At least 3,000 police were mobilised yesterday around the al-Aqsa compound. Clashes erupted as officers attempted to prevent Palestinians from entering the Old City, in which the compound is located. The police also announced that no males under the age of 50 would be allowed to enter the compound itself.

While Friday prayers in the streets surrounding the compound passed quietly, clashes with police broke out soon after. The latter responded to stone throwing and taunts with water cannon, rubber bullets, tear gas, stun grenades and live ammunition. Protests also erupted elsewhere in East Jerusalem and the West Bank, which were also violently suppressed by police.

Three Palestinians were shot dead in separate incidents, according to the Palestinian Health Ministry, and more than 100 people were injured. The Palestinian news agency, Maan, reported that 17-year-old Mohammed Mahmoud Sharaf was shot by an Israeli settler in the East Jerusalem neighbourhood of Ras-al-Amud. Muhammad Abu Ghanam died in a clash with police on the Mount of Olives, and 18-year-old Muhammad Lafi was killed in the West Bank town of Abu Dis.

On Friday night, a Palestinian allegedly broke into a home in the Israeli settlement of Neve Tsuf, north of Jerusalem, and attacked the occupants with a knife. Two men, aged 60 and 40, and a 40-year-old woman, died of their wounds. Another woman was seriously injured.

Palestinian protesters were angered by the additional security measures, regarding them as a thinly-veiled step, by the Israeli regime, to assert greater control over the al-Aqsa mosque compound. Zionist extremists, including Israeli parliamentarian Yehuda Glick, have been agitating for Jews to be able to pray inside the compound, as well as visit it.

Jowad Dibis, 50, from the Shufat Palestinian refugee camp in East Jerusalem, told the Washington Post: “This is all part of the Israeli plan. Little by little, they want to take al-Aqsa away from us and put up their own temple.”

Asked about the metal detectors at Muslim holy sites such as Mecca and Medina, Dibis said: “Mecca is completely different. That is Saudis for Saudis—Saudi Arabia protecting Muslims. This is an occupation, a big difference. You think they want to protect us? Everything is about controlling us.”

In a bid to contain the mounting anger, Palestinian Authority President Mahmoud Abbas postured as an opponent of the new measures on Friday night, declaring that his government would “freeze contact on all levels” until they were removed. His statement did not explicitly refer to the close collaboration between Palestinian police and intelligence units, and their Israeli counterparts, in suppressing anti-Zionist opposition on the West Bank.
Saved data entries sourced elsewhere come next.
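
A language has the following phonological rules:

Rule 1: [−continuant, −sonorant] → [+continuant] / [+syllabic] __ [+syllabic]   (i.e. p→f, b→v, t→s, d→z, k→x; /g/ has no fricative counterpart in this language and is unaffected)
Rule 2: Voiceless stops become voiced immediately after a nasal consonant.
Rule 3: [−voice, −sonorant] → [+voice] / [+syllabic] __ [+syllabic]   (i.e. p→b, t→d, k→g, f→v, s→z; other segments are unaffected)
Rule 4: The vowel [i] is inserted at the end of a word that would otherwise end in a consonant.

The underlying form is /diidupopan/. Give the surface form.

diizuvovani

Rule 1 (intervocalic spirantization): /d/ is a stop between vowels /i/ and /u/, so it spirantizes to the fricative [z]. /p/ is a stop between vowels /u/ and /o/, so it spirantizes to the fricative [f]. /p/ is a stop between vowels /o/ and /a/, so it spirantizes to the fricative [f]. /diidupopan/ → diizufofan.
Rule 2 (post-nasal voicing): no segment meets the environment; /diizufofan/ is unchanged.
Rule 3 (intervocalic voicing): /f/ is a voiceless obstruent between vowels /u/ and /o/, so it voices to [v]. /f/ is a voiceless obstruent between vowels /o/ and /a/, so it voices to [v]. /diizufofan/ → diizuvovan.
Rule 4 (final i-epenthesis): the form ends in the consonant /n/, so [i] is inserted word-finally. /diizuvovan/ → diizuvovani.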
Israeli Prime Minister Benjamin Netanyahu and his government have clearly been encouraged to take a more provocative and aggressive stance over East Jerusalem and the al-Aqsa mosque by the Trump administration’s strong pro-Israeli stance. Trump made his first overseas trip to Israel and Saudi Arabia, in a bid to forge a reactionary regional alliance against Iran involving both countries, as well as other Sunni oil monarchies and dictatorships. During his visit, he became the first US president to visit the Old City of Jerusalem, which is regarded internationally as illegally occupied territory.
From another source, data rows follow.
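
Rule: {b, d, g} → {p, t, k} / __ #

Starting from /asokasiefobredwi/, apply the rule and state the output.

No segment of /asokasiefobredwi/ meets the structural description of the rule, so the form surfaces unchanged.

asokasiefobredwi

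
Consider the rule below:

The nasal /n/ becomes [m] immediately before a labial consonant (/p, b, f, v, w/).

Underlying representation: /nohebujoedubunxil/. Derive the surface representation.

No segment of /nohebujoedubunxil/ meets the structural description of the rule, so the form surfaces unchanged.

nohebujoedubunxil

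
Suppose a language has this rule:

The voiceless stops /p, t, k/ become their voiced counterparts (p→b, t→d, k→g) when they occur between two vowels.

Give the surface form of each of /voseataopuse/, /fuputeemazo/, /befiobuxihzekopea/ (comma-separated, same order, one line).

/voseataopuse/: /t/ is a voiceless stop between vowels /a/ and /a/, so it voices to [d]. /p/ is a voiceless stop between vowels /o/ and /u/, so it voices to [b]. → [voseadaobuse].
/fuputeemazo/: /p/ is a voiceless stop between vowels /u/ and /u/, so it voices to [b]. /t/ is a voiceless stop between vowels /u/ and /e/, so it voices to [d]. → [fubudeemazo].
/befiobuxihzekopea/: /k/ is a voiceless stop between vowels /e/ and /o/, so it voices to [g]. /p/ is a voiceless stop between vowels /o/ and /e/, so it voices to [b]. → [befiobuxihzegobea].

voseadaobuse, fubudeemazo, befiobuxihzegobea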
The divisions within the Israeli security cabinet on Thursday night, over whether to remove the metal detectors, make clear that the decision to leave them in place was taken on political, not security grounds. Sections of the security apparatus, notably the army and intelligence agencies, fear that inflaming Muslim sentiment across the Middle East could disrupt plans for an anti-Iranian alliance.
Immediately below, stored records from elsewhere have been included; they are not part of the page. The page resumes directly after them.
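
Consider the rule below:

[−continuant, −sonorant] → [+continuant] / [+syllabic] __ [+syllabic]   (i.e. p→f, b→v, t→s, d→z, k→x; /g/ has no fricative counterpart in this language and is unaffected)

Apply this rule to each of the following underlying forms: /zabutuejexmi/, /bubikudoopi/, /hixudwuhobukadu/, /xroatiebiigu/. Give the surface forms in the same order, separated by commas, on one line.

/zabutuejexmi/: /b/ is a stop between vowels /a/ and /u/, so it spirantizes to the fricative [v]. /t/ is a stop between vowels /u/ and /u/, so it spirantizes to the fricative [s]. → [zavusuejexmi].
/bubikudoopi/: /b/ is a stop between vowels /u/ and /i/, so it spirantizes to the fricative [v]. /k/ is a stop between vowels /i/ and /u/, so it spirantizes to the fricative [x]. /d/ is a stop between vowels /u/ and /o/, so it spirantizes to the fricative [z]. /p/ is a stop between vowels /o/ and /i/, so it spirantizes to the fricative [f]. → [buvixuzoofi].
/hixudwuhobukadu/: /b/ is a stop between vowels /o/ and /u/, so it spirantizes to the fricative [v]. /k/ is a stop between vowels /u/ and /a/, so it spirantizes to the fricative [x]. /d/ is a stop between vowels /a/ and /u/, so it spirantizes to the fricative [z]. → [hixudwuhovuxazu].
/xroatiebiigu/: /t/ is a stop between vowels /a/ and /i/, so it spirantizes to the fricative [s]. /b/ is a stop between vowels /e/ and /i/, so it spirantizes to the fricative [v]. → [xroasieviigu].

zavusuejexmi, buvixuzoofi, hixudwuhovuxazu, xroasieviigu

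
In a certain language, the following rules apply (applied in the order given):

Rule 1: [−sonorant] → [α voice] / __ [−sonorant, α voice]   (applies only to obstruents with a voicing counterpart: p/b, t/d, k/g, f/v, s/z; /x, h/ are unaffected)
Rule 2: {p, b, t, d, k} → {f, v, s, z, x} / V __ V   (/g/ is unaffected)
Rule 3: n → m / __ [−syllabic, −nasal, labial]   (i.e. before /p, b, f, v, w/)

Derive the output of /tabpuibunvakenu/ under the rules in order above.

Rule 1 (regressive voicing assimilation): /b/ precedes the voiceless obstruent /p/, so it devoices to [p] by assimilation. /tabpuibunvakenu/ → tappuibunvakenu.
Rule 2 (intervocalic spirantization): /b/ is a stop between vowels /i/ and /u/, so it spirantizes to the fricative [v]. /k/ is a stop between vowels /a/ and /e/, so it spirantizes to the fricative [x]. /tappuibunvakenu/ → tappuivunvaxenu.
Rule 3 (nasal place assimilation): /n/ precedes the labial consonant /v/, so it assimilates in place to [m]. /tappuivunvaxenu/ → tappuivumvaxenu.

tappuivumvaxenu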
The explosive character of the issue was underscored by the comments of Israeli lawyer Daniel Seidemann to the Financial Times. While dismissing Palestinian claims that the Israeli government was intent on a radical revision of the status of the al-Aqsa compound, he warned: “This creates a situation where there could be a regional war that would break out over an event that was only a rumour, but didn’t really happen.”